「石田頼子の事ばかり考えてしまって胸が苦しいんです」

'10.4.24



「はぁ、参ったな」と思う。

 こういう気持ちを抑制する薬があるという記事を先月辺りにネットで読んだが、あれは何という名前だったかな。問題は、どうやって処方して貰うかだ。

「石田頼子の事ばかり考えてしまって胸が苦しいんです」

 それでは駄目だな。ちょっとアプローチを変えてみるか。

「石田頼子の事を想うと胸が一杯で、仕事が手に付かず業務に支障をきたし困っているんです」

 仕事が手に付かないって程のことはないな。いやしかし、仕事の予定は忘れている。

 鞄からパッドを取り出してスリープを解く。しかしスケジューラが会社のサーバに全然繋がらず、今日の予定が表示されない。どうにも間が悪いな。

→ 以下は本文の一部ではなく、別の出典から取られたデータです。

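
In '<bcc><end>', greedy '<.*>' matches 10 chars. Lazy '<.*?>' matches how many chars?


Greedy '<.*>' tries to match as MUCH as possible.
Lazy '<.*?>' tries to match as LITTLE as possible.

String: '<bcc><end>'
Greedy '<.*>' starts at first '<' and extends to the LAST '>': '<bcc><end>' (10 chars)
Lazy '<.*?>' starts at first '<' and stops at the FIRST '>': '<bcc>' (5 chars)

5


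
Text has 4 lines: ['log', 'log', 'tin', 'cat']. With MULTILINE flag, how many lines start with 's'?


With MULTILINE flag, ^ matches the start of each line.
Lines: ['log', 'log', 'tin', 'cat']
Checking which lines start with 's':
  Line 1: 'log' -> no
  Line 2: 'log' -> no
  Line 3: 'tin' -> no
  Line 4: 'cat' -> no
Matching lines: []
Count: 0

0


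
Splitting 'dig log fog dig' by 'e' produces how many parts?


Splitting by 'e' breaks the string at each occurrence of the separator.
Text: 'dig log fog dig'
Parts after split:
  Part 1: 'dig log fog dig'
Total parts: 1

1


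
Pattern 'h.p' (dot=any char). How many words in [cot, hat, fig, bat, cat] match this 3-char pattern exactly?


Pattern 'h.p' means: starts with 'h', any single char, ends with 'p'.
Checking each word (must be exactly 3 chars):
  'cot' (len=3): no
  'hat' (len=3): no
  'fig' (len=3): no
  'bat' (len=3): no
  'cat' (len=3): no
Matching words: []
Total: 0

0


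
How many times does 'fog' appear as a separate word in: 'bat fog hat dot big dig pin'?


Scanning each word for exact match 'fog':
  Word 1: 'bat' -> no
  Word 2: 'fog' -> MATCH
  Word 3: 'hat' -> no
  Word 4: 'dot' -> no
  Word 5: 'big' -> no
  Word 6: 'dig' -> no
  Word 7: 'pin' -> no
Total matches: 1

1


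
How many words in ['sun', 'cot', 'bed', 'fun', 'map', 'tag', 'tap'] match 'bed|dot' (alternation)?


Alternation 'bed|dot' matches either 'bed' or 'dot'.
Checking each word:
  'sun' -> no
  'cot' -> no
  'bed' -> MATCH
  'fun' -> no
  'map' -> no
  'tag' -> no
  'tap' -> no
Matches: ['bed']
Count: 1

1


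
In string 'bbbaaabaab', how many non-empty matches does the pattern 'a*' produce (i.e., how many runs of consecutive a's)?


Pattern 'a*' matches zero or more a's. We want non-empty runs of consecutive a's.
String: 'bbbaaabaab'
Walking through the string to find runs of a's:
  Run 1: positions 3-5 -> 'aaa'
  Run 2: positions 7-8 -> 'aa'
Non-empty runs found: ['aaa', 'aa']
Count: 2

2


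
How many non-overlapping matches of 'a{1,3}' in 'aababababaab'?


Pattern 'a{1,3}' matches between 1 and 3 consecutive a's (greedy).
String: 'aababababaab'
Finding runs of a's and applying greedy matching:
  Run at pos 0: 'aa' (length 2)
  Run at pos 3: 'a' (length 1)
  Run at pos 5: 'a' (length 1)
  Run at pos 7: 'a' (length 1)
  Run at pos 9: 'aa' (length 2)
Matches: ['aa', 'a', 'a', 'a', 'aa']
Count: 5

5


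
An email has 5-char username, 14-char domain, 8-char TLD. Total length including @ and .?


An email address has format: username@domain.tld
Username length: 5
'@' character: 1
Domain length: 14
'.' character: 1
TLD length: 8
Total = 5 + 1 + 14 + 1 + 8 = 29

29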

 しかし例え薬が処方されたとして、気持ちを抑制してしまうと、それはそれでまた困ったことになる。

 彼女に「自分のことを一番に想ってくれる人でないと私、駄目なの」と言われた。抑制してしまっては一番でなくなってしまうかも知れない。

 そもそもが、自分が一番想える相手なら自分で分かるだろうが、相手が自分を思う気持ちが一番かどうかなんてどうやって計るというんだろう。彼女は解けない命題を自分自身に出している訳だ。

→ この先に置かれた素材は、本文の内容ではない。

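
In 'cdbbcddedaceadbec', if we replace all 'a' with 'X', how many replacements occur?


re.sub('a', 'X', text) replaces every occurrence of 'a' with 'X'.
Text: 'cdbbcddedaceadbec'
Scanning for 'a':
  pos 9: 'a' -> replacement #1
  pos 12: 'a' -> replacement #2
Total replacements: 2

2


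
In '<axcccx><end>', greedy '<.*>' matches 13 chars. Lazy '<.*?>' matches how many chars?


Greedy '<.*>' tries to match as MUCH as possible.
Lazy '<.*?>' tries to match as LITTLE as possible.

String: '<axcccx><end>'
Greedy '<.*>' starts at first '<' and extends to the LAST '>': '<axcccx><end>' (13 chars)
Lazy '<.*?>' starts at first '<' and stops at the FIRST '>': '<axcccx>' (8 chars)

8


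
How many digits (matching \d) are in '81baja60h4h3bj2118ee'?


\d matches any digit 0-9.
Scanning '81baja60h4h3bj2118ee':
  pos 0: '8' -> DIGIT
  pos 1: '1' -> DIGIT
  pos 6: '6' -> DIGIT
  pos 7: '0' -> DIGIT
  pos 9: '4' -> DIGIT
  pos 11: '3' -> DIGIT
  pos 14: '2' -> DIGIT
  pos 15: '1' -> DIGIT
  pos 16: '1' -> DIGIT
  pos 17: '8' -> DIGIT
Digits found: ['8', '1', '6', '0', '4', '3', '2', '1', '1', '8']
Total: 10

10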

 かと言って、こちらが「好きだ」という気持ちをプレゼンし続けるのも考え物だ。あっという間に「好きだ」のデフレが起きて、結局こちらは不要でしかも採用されないプレゼンを延々と繰り返す羽目に陥る。これは、こちらにとって不毛なだけでなく、プレゼンを受ける側にとって不幸なことだろう。

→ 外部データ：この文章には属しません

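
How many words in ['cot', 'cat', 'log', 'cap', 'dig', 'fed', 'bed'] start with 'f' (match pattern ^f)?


Pattern ^f anchors to start of word. Check which words begin with 'f':
  'cot' -> no
  'cat' -> no
  'log' -> no
  'cap' -> no
  'dig' -> no
  'fed' -> MATCH (starts with 'f')
  'bed' -> no
Matching words: ['fed']
Count: 1

1


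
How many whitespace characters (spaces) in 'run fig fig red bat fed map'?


\s matches whitespace characters (spaces, tabs, etc.).
Text: 'run fig fig red bat fed map'
This text has 7 words separated by spaces.
Number of spaces = number of words - 1 = 7 - 1 = 6

6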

 そう言えば明日もプレゼンが1件あったのではなかったか。スケジューラがオンラインになると同時に、上司から進行具合の報告を問うメールが届いた。考えていることをそのまま打って送る。

「石田頼子の事を想うと胸が一杯で、仕事が手に付かず業務に支障をきたし困っているんです」

 上司からはすぐに返信が来た。